Sur la question du financement des données, nous avons bien sûr besoin de données, d'équipes qui les analysent et les retraitent. Dominique Costagliola fait heureusement un travail extraordinaire sur le VIH mais les personnes impliquées comme elle dans ces traitements de données sont malheureusement très peu nombreuses. Nous avons des données et des équipes qui travaillent sur le VIH mais beaucoup moins sur les autres pathologies.

Il reste la question déjà posée de la charge de la preuve. Qui doit apporter la preuve de quoi ? Nous considérons que ce sont les assureurs qui veulent imposer une surprime qui doivent apporter la preuve que le surrisque est avéré par la mortalité ou le taux d'invalidité. C'est d'ailleurs le sens de la loi du 27 mai 2009, qui prévoit qu'une discrimination est, par nature, interdite sauf si la personne démontre un but légitime et des moyens appropriés. Aujourd'hui, nous considérons que nous sommes assez loin des moyens appropriés dans le cas du VIH : les surprimes facturées ne sont pas médicalement ou scientifiquement justifiées.

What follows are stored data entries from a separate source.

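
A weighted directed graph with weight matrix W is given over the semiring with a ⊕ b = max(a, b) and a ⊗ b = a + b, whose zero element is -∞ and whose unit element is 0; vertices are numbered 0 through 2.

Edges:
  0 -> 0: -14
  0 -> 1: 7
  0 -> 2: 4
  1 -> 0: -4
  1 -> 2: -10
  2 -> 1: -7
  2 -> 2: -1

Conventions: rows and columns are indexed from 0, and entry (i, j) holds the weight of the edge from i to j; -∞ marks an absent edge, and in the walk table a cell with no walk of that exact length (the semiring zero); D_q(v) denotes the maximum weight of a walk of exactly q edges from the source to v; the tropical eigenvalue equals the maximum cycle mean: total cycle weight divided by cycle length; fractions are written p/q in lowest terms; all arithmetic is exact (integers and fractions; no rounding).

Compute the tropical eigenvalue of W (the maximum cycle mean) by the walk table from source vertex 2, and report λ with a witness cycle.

q=0: [-∞, -∞, 0]
q=1: [-∞, -7, -1]
q=2: [-11, -8, -2]
q=3: [-12, -4, -3]
Optimal cycle mean attained by: cycle 0->1->0, total 7 + (-4), length 2.
Answer: λ = 3/2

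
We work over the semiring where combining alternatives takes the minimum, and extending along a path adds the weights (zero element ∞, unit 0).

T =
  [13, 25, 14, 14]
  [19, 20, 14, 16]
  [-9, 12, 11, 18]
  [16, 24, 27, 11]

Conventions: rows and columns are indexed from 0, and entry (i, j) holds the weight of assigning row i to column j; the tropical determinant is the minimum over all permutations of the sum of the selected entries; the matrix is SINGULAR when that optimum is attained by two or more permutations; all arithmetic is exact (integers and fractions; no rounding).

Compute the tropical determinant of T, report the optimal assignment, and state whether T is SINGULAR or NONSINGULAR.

σ = (0, 1, 2, 3): 13 + 20 + 11 + 11 = 55
σ = (0, 1, 3, 2): 13 + 20 + 18 + 27 = 78
σ = (0, 2, 1, 3): 13 + 14 + 12 + 11 = 50
σ = (0, 2, 3, 1): 13 + 14 + 18 + 24 = 69
σ = (0, 3, 1, 2): 13 + 16 + 12 + 27 = 68
σ = (0, 3, 2, 1): 13 + 16 + 11 + 24 = 64
σ = (1, 0, 2, 3): 25 + 19 + 11 + 11 = 66
σ = (1, 0, 3, 2): 25 + 19 + 18 + 27 = 89
σ = (1, 2, 0, 3): 25 + 14 + (-9) + 11 = 41
σ = (1, 2, 3, 0): 25 + 14 + 18 + 16 = 73
σ = (1, 3, 0, 2): 25 + 16 + (-9) + 27 = 59
σ = (1, 3, 2, 0): 25 + 16 + 11 + 16 = 68
σ = (2, 0, 1, 3): 14 + 19 + 12 + 11 = 56
σ = (2, 0, 3, 1): 14 + 19 + 18 + 24 = 75
σ = (2, 1, 0, 3): 14 + 20 + (-9) + 11 = 36
σ = (2, 1, 3, 0): 14 + 20 + 18 + 16 = 68
σ = (2, 3, 0, 1): 14 + 16 + (-9) + 24 = 45
σ = (2, 3, 1, 0): 14 + 16 + 12 + 16 = 58
σ = (3, 0, 1, 2): 14 + 19 + 12 + 27 = 72
σ = (3, 0, 2, 1): 14 + 19 + 11 + 24 = 68
σ = (3, 1, 0, 2): 14 + 20 + (-9) + 27 = 52
σ = (3, 1, 2, 0): 14 + 20 + 11 + 16 = 61
σ = (3, 2, 0, 1): 14 + 14 + (-9) + 24 = 43
σ = (3, 2, 1, 0): 14 + 14 + 12 + 16 = 56
Optimal value attained by: σ = (2, 1, 0, 3).
Answer: det⊕(T) = 36; verdict: NONSINGULAR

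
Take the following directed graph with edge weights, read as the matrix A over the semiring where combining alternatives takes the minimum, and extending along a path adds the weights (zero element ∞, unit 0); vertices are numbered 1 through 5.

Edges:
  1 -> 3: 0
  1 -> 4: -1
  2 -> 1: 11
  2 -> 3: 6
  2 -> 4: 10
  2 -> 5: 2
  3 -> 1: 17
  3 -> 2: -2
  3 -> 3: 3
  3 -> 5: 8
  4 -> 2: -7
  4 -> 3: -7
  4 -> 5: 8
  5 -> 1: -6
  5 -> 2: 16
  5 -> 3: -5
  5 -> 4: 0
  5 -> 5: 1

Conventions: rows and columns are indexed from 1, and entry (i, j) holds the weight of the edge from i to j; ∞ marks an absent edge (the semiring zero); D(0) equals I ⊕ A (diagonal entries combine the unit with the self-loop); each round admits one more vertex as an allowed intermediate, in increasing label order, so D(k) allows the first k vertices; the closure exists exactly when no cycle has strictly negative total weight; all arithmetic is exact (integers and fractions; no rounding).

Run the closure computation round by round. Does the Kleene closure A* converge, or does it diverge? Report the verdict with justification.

D(0):
  [0, ∞, 0, -1, ∞]
  [11, 0, 6, 10, 2]
  [17, -2, 0, ∞, 8]
  [∞, -7, -7, 0, 8]
  [-6, 16, -5, 0, 0]
D(1):
  [0, ∞, 0, -1, ∞]
  [11, 0, 6, 10, 2]
  [17, -2, 0, 16, 8]
  [∞, -7, -7, 0, 8]
  [-6, 16, -6, -7, 0]
D(2):
  [0, ∞, 0, -1, ∞]
  [11, 0, 6, 10, 2]
  [9, -2, 0, 8, 0]
  [4, -7, -7, 0, -5]
  [-6, 16, -6, -7, 0]
Detection: at round 3, diagonal entry (5, 5) turns strictly negative.
Key observation: the cycle 5->1->3->2->5 has total weight (-6) + 0 + (-2) + 2, which is strictly negative.
Answer: DIVERGES — negative cycle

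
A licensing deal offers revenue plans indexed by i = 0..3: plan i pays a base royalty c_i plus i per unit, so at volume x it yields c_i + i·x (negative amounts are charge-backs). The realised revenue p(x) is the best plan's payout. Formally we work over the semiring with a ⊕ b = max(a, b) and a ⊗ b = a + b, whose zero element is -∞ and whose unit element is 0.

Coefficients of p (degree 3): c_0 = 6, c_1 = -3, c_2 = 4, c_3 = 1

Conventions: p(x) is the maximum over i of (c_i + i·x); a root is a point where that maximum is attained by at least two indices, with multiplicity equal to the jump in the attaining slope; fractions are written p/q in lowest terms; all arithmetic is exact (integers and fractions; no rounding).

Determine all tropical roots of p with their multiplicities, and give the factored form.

hull edge (i=0, c=6) to (i=2, c=4): slope -1, span 2
hull edge (i=2, c=4) to (i=3, c=1): slope -3, span 1
Factored form: p(x) = 1 ⊗ (x ⊕ 1) ⊗ (x ⊕ 1) ⊗ (x ⊕ 3)
Answer: roots = 1 (mult 2), 3 (mult 1)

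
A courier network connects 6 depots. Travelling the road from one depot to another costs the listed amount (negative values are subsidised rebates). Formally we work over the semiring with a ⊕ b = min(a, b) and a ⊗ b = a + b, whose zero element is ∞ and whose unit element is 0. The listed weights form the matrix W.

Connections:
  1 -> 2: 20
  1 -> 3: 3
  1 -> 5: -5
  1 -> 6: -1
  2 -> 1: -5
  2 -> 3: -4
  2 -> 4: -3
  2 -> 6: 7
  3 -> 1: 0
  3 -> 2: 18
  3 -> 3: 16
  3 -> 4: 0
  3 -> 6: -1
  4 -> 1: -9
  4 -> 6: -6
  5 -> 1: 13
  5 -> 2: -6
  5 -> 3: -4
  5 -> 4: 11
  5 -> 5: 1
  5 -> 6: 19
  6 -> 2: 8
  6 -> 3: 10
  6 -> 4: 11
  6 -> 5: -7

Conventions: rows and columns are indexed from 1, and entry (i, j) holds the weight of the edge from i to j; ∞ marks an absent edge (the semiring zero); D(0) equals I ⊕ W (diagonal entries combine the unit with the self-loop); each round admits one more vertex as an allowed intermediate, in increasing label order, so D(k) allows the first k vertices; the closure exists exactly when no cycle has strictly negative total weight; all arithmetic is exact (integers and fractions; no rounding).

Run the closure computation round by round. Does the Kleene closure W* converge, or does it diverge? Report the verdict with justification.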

Je sais bien qu'il n'est pas raisonnable de vouloir renverser la table et de vouloir être révolutionnaire. L'objectif est simplement d'aboutir à une meilleure solution mais il faut encadrer ce dispositif. C'était le sens des travaux de vos prédécesseurs en 2006, lorsque la loi instituant le dispositif AERAS a été votée : il fallait fixer des objectifs beaucoup plus ambitieux à ces dispositifs et donner des moyens de contrôle.

C'est aussi le sens du rapport d'évaluation qui doit normalement être remis à l'Assemblée nationale tous les six mois avant l'échéance de la convention : fixer l'état de l'existant et l'état de ce qui peut être fait ensuite. Je pense que c'est aux pouvoirs publics et, en premier lieu, au pouvoir législatif de fixer des objectifs clairs et précis à cette convention.